The Human Be-In was an event held in San Francisco's Golden Gate Park Polo Fields on January 14, 1967. It was a prelude to San Francisco's Summer of Love, which made the Haight-Ashbury district a symbol of American counterculture and introduced the word "psychedelic" to suburbia.

The counterculture of the 1960s was an anti-establishment cultural phenomenon that developed throughout much of the Western world between the mid-1960s and the mid-1970s. The aggregate movement gained momentum as the U.S. Civil Rights Movement continued to grow, and, with the expansion of the American Government's extensive military intervention in Vietnam, would later become revolutionary to some. As the 1960s progressed, widespread social tensions also developed concerning other issues, and tended to flow along generational lines regarding human sexuality, women's rights, traditional modes of authority, racism, experimentation with psychoactive drugs, and differing interpretations of the American Dream. Many key movements related to these issues were born or advanced within the counterculture of the 1960s.As the era unfolded, what emerged were new cultural forms and a dynamic subculture that celebrated experimentation, modern incarnations of Bohemianism, and the rise of the hippie and other alternative lifestyles. This embrace of creativity is particularly notable in the works of musical acts such as the Beatles and Bob Dylan, as well as of New Hollywood filmmakers, whose works became far less restricted by censorship. Within and across many disciplines, many other creative artists, authors, and thinkers helped define the counterculture movement. Everyday fashion experienced a decline of the suit and especially of the wearing of hats; styles based around jeans, for both men and women, became an important fashion movement that has continued up to the present day.

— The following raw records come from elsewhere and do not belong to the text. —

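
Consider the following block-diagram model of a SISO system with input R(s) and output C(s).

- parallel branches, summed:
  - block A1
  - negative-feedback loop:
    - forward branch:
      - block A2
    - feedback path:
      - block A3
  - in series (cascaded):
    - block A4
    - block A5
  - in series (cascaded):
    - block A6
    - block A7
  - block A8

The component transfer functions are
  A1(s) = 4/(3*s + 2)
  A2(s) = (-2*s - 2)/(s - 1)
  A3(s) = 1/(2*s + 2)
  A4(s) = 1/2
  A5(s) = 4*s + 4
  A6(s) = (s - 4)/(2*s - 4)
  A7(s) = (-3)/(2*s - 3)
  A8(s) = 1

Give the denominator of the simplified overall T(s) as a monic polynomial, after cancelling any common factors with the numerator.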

Several factors distinguished the counterculture of the 1960s from the anti-authoritarian movements of previous eras. The post-World War II baby boom generated an unprecedented number of potentially disaffected youth as prospective participants in a rethinking of the direction of the United States and other democratic societies. Post-war affluence allowed much of the counterculture generation to move beyond the provision of the material necessities of life that had preoccupied their Depression-era parents. The era was also notable in that a significant portion of the array of behaviors and "causes" within the larger movement were quickly assimilated within mainstream society, particularly in the US, even though counterculture participants numbered in the clear minority within their respective national populations.In general, the counterculture era commenced in earnest with the assassination of John F. Kennedy in November 1963; became absorbed into the popular culture with the termination of U.S. combat military involvement in Southeast Asia; and ultimately concluded with the end of the draft in 1973 and the resignation of President Richard Nixon in August 1974.